Zwei Aufsätze des Bandes widmen sich der Geschichte und der Religion Okzitaniens; ein dritter, "Die Person und das Heilige", aus Simone Weils letztem Lebensjahr, versucht Konsequenzen zu ziehen für eine überlebensfähige Idee der menschlichen Gesellschaft. An dieser Stelle bricht Weil bewusst mit der neuzeitlichen Vorstellung der Menschenrechte - für sie ein der Revolution 1789 entstammender, falscher Gebrauch des Begriffs vom Recht. Das ist einerseits die Wiederaufnahme der klassischen Naturrechtskontroverse, zum anderen, wie problematisch auch immer, der Versuch, ein Konzept des Heiligen in der menschlichen Person zur Basis eines Gemeinwesens jenseits gewaltsamer Machtverhältnisse zu machen.

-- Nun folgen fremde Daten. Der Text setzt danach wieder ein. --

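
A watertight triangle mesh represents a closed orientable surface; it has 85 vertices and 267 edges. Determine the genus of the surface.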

1943 ist Europa beherrscht vom NS-Regime. Simone Weils späte Aufsätze, von denen hier ein kleiner Ausschnitt vorliegt, sind Versuche der Reflexion an einem historischen, moralischen, kulturellen Nullpunkt. Ausgearbeitet sind sie nicht. Es sind Fragmente aus der Hand eines jener Menschen, die im schwärzesten Moment des Jahrhunderts in äußerster Isolation und nur auf das eigene Denken gestellt nach Möglichkeiten suchen, mit welchen Ideen und Wertvorstellungen Europa nach dem Untergang wieder aufzurichten wäre. Simone Weil hat diesen Neuanfang nicht mehr erlebt; am 24. August 1943 stirbt sie entkräftet im englischen Exil.

WOLFGANG MATZ

Simone Weil: "Die Person und das Heilige".

Mit einem Beitrag von Giorgio Agamben. Hrsg. von Martin Bertleff. Aus dem Französischen von Reiner Wimmer und Peter Weiß. Karolinger Verlag, Wien und Leipzig 2018. 100 S., geb., 18,- [Euro].